I could go for nasty tasting tea to cleanse the system though ...

Western medicine is pretty scary at times!

Love the second pic especially.

Here's to the big thaw!

Reya Mellicker said...

A big thaw in the fall. Isn't that perfect?

Lynne, acupuncture needles are not like shot and blood draw needles. Nothing like that experience. It is intense, though, and the good thing is, it works!

lettuce said...

medicine and healing as poetry is a lovely thought.

i hope the warmth of the nasty tea and the autumn sunshine help to melt the ice.

the colours and light in these photos is truly wonderful.

Bobby D. said...

Heart and Spleen Awaken...?

I enjoy going to my acupuncturist even though I only go when in some kind of discomfort. I have never felt a needle going in at all, as he is a true master--his father and grandfather were acupuncturists as well. It is like going to a spa.
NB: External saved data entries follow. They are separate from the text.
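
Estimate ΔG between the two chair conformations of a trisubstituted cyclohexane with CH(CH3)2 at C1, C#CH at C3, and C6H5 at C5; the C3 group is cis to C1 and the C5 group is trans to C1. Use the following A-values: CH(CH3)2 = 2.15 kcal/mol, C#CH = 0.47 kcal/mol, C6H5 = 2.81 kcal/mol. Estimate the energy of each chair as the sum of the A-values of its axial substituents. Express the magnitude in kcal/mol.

Chair I (isopropyl axial, ethynyl axial, phenyl equatorial): E = 2.62 kcal/mol.
Chair II (isopropyl equatorial, ethynyl equatorial, phenyl axial): E = 2.81 kcal/mol.
ΔE = 2.81 − 2.62 = 0.19 kcal/mol; chair I is more stable.

0.19 kcal/mol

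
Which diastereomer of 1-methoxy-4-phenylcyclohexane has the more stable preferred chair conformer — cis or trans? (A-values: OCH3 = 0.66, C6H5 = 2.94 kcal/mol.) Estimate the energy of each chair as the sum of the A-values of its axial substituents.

trans

At 1,4 positions (parity opposite): cis → (a,e or e,a); trans → (e,e or a,a).
Best chair for cis: E = 0.66 kcal/mol; best chair for trans: E = 0.00 kcal/mol.
The trans isomer is lower by 0.66 kcal/mol.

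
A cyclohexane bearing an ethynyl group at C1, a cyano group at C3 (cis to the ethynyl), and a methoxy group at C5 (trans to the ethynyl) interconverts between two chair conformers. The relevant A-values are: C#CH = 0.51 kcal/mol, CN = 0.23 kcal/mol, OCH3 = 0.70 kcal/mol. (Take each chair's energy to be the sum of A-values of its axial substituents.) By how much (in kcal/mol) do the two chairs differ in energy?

Chair I (ethynyl axial, cyano axial, methoxy equatorial): E = 0.74 kcal/mol.
Chair II (ethynyl equatorial, cyano equatorial, methoxy axial): E = 0.70 kcal/mol.
ΔE = 0.74 − 0.70 = 0.04 kcal/mol; chair II is more stable.

0.04 kcal/mol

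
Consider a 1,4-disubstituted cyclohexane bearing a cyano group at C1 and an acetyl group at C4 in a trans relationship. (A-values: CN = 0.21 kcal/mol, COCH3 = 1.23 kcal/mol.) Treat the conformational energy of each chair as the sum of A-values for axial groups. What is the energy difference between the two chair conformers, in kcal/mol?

C1 and C4 have opposite parity, so for the trans isomer the two substituents are e,e in one chair and a,a in the other.
Chair I (cyano axial, acetyl axial): E = 1.44 kcal/mol.
Chair II (cyano equatorial, acetyl equatorial): E = 0.00 kcal/mol.
ΔE = 1.44 − 0.00 = 1.44 kcal/mol; chair II is more stable.

1.44 kcal/mol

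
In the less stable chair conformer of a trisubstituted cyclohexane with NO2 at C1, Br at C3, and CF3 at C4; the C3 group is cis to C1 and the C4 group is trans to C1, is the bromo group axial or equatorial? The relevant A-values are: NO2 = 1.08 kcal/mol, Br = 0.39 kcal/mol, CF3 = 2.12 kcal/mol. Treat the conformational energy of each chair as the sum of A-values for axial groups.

Chair I (nitro axial, bromo axial, trifluoromethyl axial): E = 3.59 kcal/mol.
Chair II (nitro equatorial, bromo equatorial, trifluoromethyl equatorial): E = 0.00 kcal/mol.
Chair I is the less stable (higher-energy) conformer, and in that chair the bromo group is axial.

axial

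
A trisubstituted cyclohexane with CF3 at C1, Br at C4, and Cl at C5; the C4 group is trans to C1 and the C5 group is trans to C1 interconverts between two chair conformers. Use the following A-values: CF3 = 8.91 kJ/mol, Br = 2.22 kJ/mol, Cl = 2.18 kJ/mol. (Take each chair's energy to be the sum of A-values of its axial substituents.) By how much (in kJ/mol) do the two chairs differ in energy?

8.95 kJ/mol

Chair I (trifluoromethyl axial, bromo axial, chloro equatorial): E = 11.13 kJ/mol.
Chair II (trifluoromethyl equatorial, bromo equatorial, chloro axial): E = 2.18 kJ/mol.
ΔE = 11.13 − 2.18 = 8.95 kJ/mol; chair II is more stable.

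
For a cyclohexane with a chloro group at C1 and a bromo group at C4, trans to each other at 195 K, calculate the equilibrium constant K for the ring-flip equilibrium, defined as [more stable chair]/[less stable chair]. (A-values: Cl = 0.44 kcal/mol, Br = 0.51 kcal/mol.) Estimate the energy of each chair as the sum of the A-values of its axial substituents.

K ≈ 11.6

C1 and C4 have opposite parity, so for the trans isomer the two substituents are e,e in one chair and a,a in the other.
Chair I (chloro axial, bromo axial): E = 0.95 kcal/mol; chair II (chloro equatorial, bromo equatorial): E = 0.00 kcal/mol.
ΔG = 0.95 kcal/mol between the two chairs.
K = exp(ΔG/RT) with R = 1.987×10⁻³ kcal mol⁻¹ K⁻¹ and T = 195 K gives K ≈ 11.6.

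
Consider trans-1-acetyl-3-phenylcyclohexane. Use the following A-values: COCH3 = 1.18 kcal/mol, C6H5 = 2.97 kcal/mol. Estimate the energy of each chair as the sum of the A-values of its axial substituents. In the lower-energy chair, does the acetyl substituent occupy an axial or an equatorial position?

C1 and C3 have the same parity, so for the trans isomer the two substituents are one axial and one equatorial in each chair.
Chair I (acetyl axial, phenyl equatorial): E = 1.18 kcal/mol.
Chair II (acetyl equatorial, phenyl axial): E = 2.97 kcal/mol.
Chair I is the more stable (lower-energy) conformer, and in that chair the acetyl group is axial.

axial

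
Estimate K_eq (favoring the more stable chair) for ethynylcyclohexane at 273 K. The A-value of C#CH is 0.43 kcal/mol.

K ≈ 2.21

One chair has the ethynyl group axial (E = 0.43 kcal/mol) and the other has it equatorial (E = 0).
ΔG = 0.43 kcal/mol between the two chairs.
K = exp(ΔG/RT) with R = 1.987×10⁻³ kcal mol⁻¹ K⁻¹ and T = 273 K gives K ≈ 2.21.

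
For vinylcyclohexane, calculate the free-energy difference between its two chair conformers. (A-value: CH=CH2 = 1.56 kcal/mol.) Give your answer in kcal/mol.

1.56 kcal/mol

A monosubstituted cyclohexane has one chair with the vinyl group axial (E = A = 1.56 kcal/mol) and one with it equatorial (E = 0).
ΔE = 1.56 − 0 = 1.56 kcal/mol.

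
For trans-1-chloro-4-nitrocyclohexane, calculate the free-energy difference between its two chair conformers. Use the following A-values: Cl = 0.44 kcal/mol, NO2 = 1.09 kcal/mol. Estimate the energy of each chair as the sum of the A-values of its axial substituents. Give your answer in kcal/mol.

1.53 kcal/mol

C1 and C4 have opposite parity, so for the trans isomer the two substituents are e,e in one chair and a,a in the other.
Chair I (chloro axial, nitro axial): E = 1.53 kcal/mol.
Chair II (chloro equatorial, nitro equatorial): E = 0.00 kcal/mol.
ΔE = 1.53 − 0.00 = 1.53 kcal/mol; chair II is more stable.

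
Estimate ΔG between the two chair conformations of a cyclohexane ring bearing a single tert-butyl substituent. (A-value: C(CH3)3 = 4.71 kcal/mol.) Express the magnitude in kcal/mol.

4.71 kcal/mol

A monosubstituted cyclohexane has one chair with the tert-butyl group axial (E = A = 4.71 kcal/mol) and one with it equatorial (E = 0).
ΔE = 4.71 − 0 = 4.71 kcal/mol.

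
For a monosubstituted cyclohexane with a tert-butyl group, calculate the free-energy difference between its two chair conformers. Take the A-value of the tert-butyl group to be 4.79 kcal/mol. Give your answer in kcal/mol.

4.79 kcal/mol

A monosubstituted cyclohexane has one chair with the tert-butyl group axial (E = A = 4.79 kcal/mol) and one with it equatorial (E = 0).
ΔE = 4.79 − 0 = 4.79 kcal/mol.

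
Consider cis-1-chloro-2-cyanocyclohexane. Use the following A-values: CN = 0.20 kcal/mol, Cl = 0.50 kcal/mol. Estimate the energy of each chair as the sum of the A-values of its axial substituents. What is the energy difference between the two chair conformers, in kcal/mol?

0.30 kcal/mol

C1 and C2 have opposite parity, so for the cis isomer the two substituents are one axial and one equatorial in each chair.
Chair I (cyano axial, chloro equatorial): E = 0.20 kcal/mol.
Chair II (cyano equatorial, chloro axial): E = 0.50 kcal/mol.
ΔE = 0.50 − 0.20 = 0.30 kcal/mol; chair I is more stable.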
It sucks that my medical plan asks me "how many times" I will use acupuncture in a year's time, and they only pay 2/3 of the cost for "X number of visits"

This year I didn't need to go at all, but last year, despite a nutritionally balanced diet, I went many times for anemia.

My western doctor is interested and impressed by alternative methods, --- that acupuncture can stimulate a sluggish spleen--and that brought my blood count up to normal for the first time in ages. Since none of the "traditional" treatments did anything at all, (even the old idea of loading up on liver and beef never ever worked for me)--

I was impressed, too, that a spleen can be woken up!

Going for a broken heart also makes much sense.
and the herbs are amazing.

Bobby D. said...

the alan rickman /hugh grant film with the theatre troupe is very sad (for the alan rickman character) he is a Great actor and his performance in that film is heartbreaking. But I cannot recall the title.

Bobby D. said...

ps I am with you Reya--I dislike thanksgiving food.
my nieces delight over the yuckiest desserts--over the top neon jello inventions! & the casseroles: ugh.

Bobby D. said...
This comment has been removed by the author.